One of the school’s initial leaders is Trey Ratcliff, the first photographer to have an HDR (high dynamic range) photo hanging in the Smithsonian. If you follow that link and see his stuff, you’ll be gobsmacked by how amazing it is. Really, he’s just mind-blowingly good.
Our teacher is A. D. Wheeler, in our particular group, and he’s pretty damned phenomenal as well. We have a great group of photographers, all with varying skill sets, which makes for a terrific learning experience. I love that the Arcanum is set up so that you get a lot of feedback at every step from fellow photographers. It sets us up to learn from each other, and then, in improving in an area, we have to figure out how to be more articulate about that skill when critiquing someone else… and having to be articulate helps us refine our knowledge, which improves the skill… and so on.
Last year, for example, I went to a party at a friend’s house where she has an old car just going to seed in her back yard. I tried to get some shots of it, but there’s a lot of shade there, no matter what time of day, and I could never get anything that I felt happy with. This was about the best I could get, then:
After a couple of months in the Arcanum, I was able to go back and, even though I was rushed, get this:
The one thing that we had to do lately was meet up with others (if we could, it wasn’t a strict requirement), and go on photo walks. I balked at this idea…I’m a hermit. I’m a hermit for a lot of good reasons, starting with “I can work in my PJs” and going from there. So the idea of getting outside and with a stranger (or strangers) and taking photographs bugged the crap out of me. I didn’t like it, didn’t think it would work for me in any way, and frankly, figured I’d ignore it.
Then, while we were visiting our oldest in Colorado, I was invited along a photo shoot with a fellow classmate, Kelly, and I ended up having a wonderful time. Turns out, going outside isn’t horrible! Who knew? (g)
Here’s a couple of shots I got while on a photo walk with Kelly up near Minturn, CO for the first one, and near Independence Pass for the second:
So then, armed with my new brave people skills, I agreed to go on a photo walk with 25 other people here in the Quarter. It turns out, if you go on a photo walk with 25 photographers, there’s almost always someone in your damned shot.

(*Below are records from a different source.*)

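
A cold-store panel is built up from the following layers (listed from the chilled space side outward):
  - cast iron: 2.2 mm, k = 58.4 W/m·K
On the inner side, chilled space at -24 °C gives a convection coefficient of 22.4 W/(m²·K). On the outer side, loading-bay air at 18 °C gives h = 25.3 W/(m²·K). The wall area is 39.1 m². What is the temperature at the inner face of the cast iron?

Using the resistance-network approach (series):
R_inner film = 1/(h_i·A) = 1/(22.4×39.1) = 0.001142 K/W
R_cast iron = L/(kA) = 0.0022/(58.4×39.1) = 9.635×10^-7 K/W
R_outer film = 1/(h_o·A) = 1/(25.3×39.1) = 0.001011 K/W
R_total = 0.002154 K/W;  Q = ΔT/R_total = 42/0.002154 = 19500 W
T_interface = T_inner + Q·ΣR(inner→interface) = -24 + 19500×0.001142

T ≈ -1.73 °C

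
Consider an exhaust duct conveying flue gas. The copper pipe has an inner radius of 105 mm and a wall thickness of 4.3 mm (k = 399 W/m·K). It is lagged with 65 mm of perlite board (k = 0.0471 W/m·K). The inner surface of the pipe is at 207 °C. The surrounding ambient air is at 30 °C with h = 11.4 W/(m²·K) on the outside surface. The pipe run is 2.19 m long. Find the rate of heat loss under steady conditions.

Q ≈ 234 W

For a radial system each layer contributes R = ln(r_out/r_in)/(2πkL); films add R = 1/(hA).
R_copper pipe wall = ln(109.3/105)/(2π×399×2.19) = 7.31×10^-6 K/W
R_perlite board = ln(174.3/109.3)/(2π×0.0471×2.19) = 0.7201 K/W
R_outer film = 1/(h_o·2πr_oL) = 1/(11.4×2π×0.1743×2.19) = 0.03657 K/W
R_total = 0.7567 K/W
Q = ΔT/R_total = 177/0.7567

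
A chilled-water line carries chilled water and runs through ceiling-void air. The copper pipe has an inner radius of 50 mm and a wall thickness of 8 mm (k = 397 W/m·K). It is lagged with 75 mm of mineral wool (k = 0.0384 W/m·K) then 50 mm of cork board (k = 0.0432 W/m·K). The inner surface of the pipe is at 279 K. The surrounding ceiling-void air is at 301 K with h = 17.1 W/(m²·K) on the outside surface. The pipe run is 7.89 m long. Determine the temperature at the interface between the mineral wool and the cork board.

Per-layer cylindrical resistances, series-summed:
R_copper pipe wall = ln(58/50)/(2π×397×7.89) = 7.541×10^-6 K/W
R_mineral wool = ln(133/58)/(2π×0.0384×7.89) = 0.436 K/W
R_cork board = ln(183/133)/(2π×0.0432×7.89) = 0.149 K/W
R_outer film = 1/(h_o·2πr_oL) = 1/(17.1×2π×0.183×7.89) = 0.006446 K/W
R_total = 0.5914 K/W
Q = ΔT/R_total = 22/0.5914
Q = 37.2 W
T_interface = T_inner + Q·ΣR(inner→interface) = 279 + 37.2×0.436

T ≈ 295 K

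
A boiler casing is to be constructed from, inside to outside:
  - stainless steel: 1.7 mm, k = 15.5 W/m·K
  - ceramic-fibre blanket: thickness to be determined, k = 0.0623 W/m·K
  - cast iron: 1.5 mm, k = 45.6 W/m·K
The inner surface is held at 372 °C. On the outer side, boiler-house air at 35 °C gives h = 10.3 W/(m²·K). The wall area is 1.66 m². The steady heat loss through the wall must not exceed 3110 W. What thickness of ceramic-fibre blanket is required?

L ≈ 5.15 mm

Thermal resistances in series:
R_stainless steel = L/(kA) = 0.0017/(15.5×1.66) = 6.607×10^-5 K/W
R_cast iron = L/(kA) = 0.0015/(45.6×1.66) = 1.982×10^-5 K/W
R_outer film = 1/(h_o·A) = 1/(10.3×1.66) = 0.05849 K/W
Sum of the known resistances R_other = 0.05857 K/W
Required total resistance R_tot = ΔT/Q_allow = 337/3110 = 0.1084 K/W
R_ceramic-fibre blanket = R_tot − R_other = 0.04979 K/W
L = R·k·A = 0.04979×0.0623×1.66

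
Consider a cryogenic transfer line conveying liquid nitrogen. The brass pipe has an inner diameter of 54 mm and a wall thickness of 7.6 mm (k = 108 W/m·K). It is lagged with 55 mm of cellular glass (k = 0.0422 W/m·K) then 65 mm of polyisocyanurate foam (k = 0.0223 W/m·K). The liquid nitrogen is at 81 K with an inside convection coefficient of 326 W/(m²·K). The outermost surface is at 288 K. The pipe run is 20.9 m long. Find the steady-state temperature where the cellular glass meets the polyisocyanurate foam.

T ≈ 181 K

For a radial system each layer contributes R = ln(r_out/r_in)/(2πkL); films add R = 1/(hA).
R_inner film = 1/(h_i·2πr₁L) = 1/(326×2π×0.027×20.9) = 8.652×10^-4 K/W
R_brass pipe wall = ln(34.6/27)/(2π×108×20.9) = 1.749×10^-5 K/W
R_cellular glass = ln(89.6/34.6)/(2π×0.0422×20.9) = 0.1717 K/W
R_polyisocyanurate foam = ln(154.6/89.6)/(2π×0.0223×20.9) = 0.1863 K/W
R_total = 0.3589 K/W
Q = ΔT/R_total = 207/0.3589
Q = 577 W
T_interface = T_inner + Q·ΣR(inner→interface) = 81 + 577×0.1726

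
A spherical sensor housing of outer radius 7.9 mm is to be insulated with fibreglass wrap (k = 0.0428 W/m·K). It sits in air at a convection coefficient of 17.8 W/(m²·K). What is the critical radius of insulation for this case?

r_cr ≈ 4.81 mm

For a sphere r_cr = 2k/h = 2×0.0428/17.8
r_cr = 4.81 mm; since the bare radius (7.9 mm) is above r_cr, any added insulation will reduce heat loss.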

And since many of them were new to the Quarter, they were more interested in stopping and drinking than taking photos, so I ended up not getting much. Boundaries. They’re not a bad thing. My new rule is no more than 3 or 4 people, max. But I did end up with one decent shot:
I’ve just made it through the Foundation levels (where you hone your technical skills), and now have started on the next levels (where you get really focused on areas you need to improve AND start working toward whatever your own ultimate goal is). My particular goal is to do a lot more composite work, creating fantasy-like scenes with real places (like the Quarter) and using models and such. Which means learning all about lighting and angles and things that, right now, make me crosseyed trying to understand them.
I am having a blast, though.
I almost didn’t apply. It looked scary, it felt insane to be putting myself into a position where there were going to be critiques… because you know, there are some places where they believe in tearing a person down in order to build them up. I’m too old for that shit (g), so I’m super thrilled that this place has such a positive, upbeat attitude. It’s been one of the best decisions I’ve ever made.
Ironically, the side effect? I’m writing waaaaay more now, and my creativity has shot up. I think that thinking in pictures and learning in one creative field got me out of the doldrums with the writing.
Have you ever done this? Pushed yourself out of your comfort zone? How’d that work for you?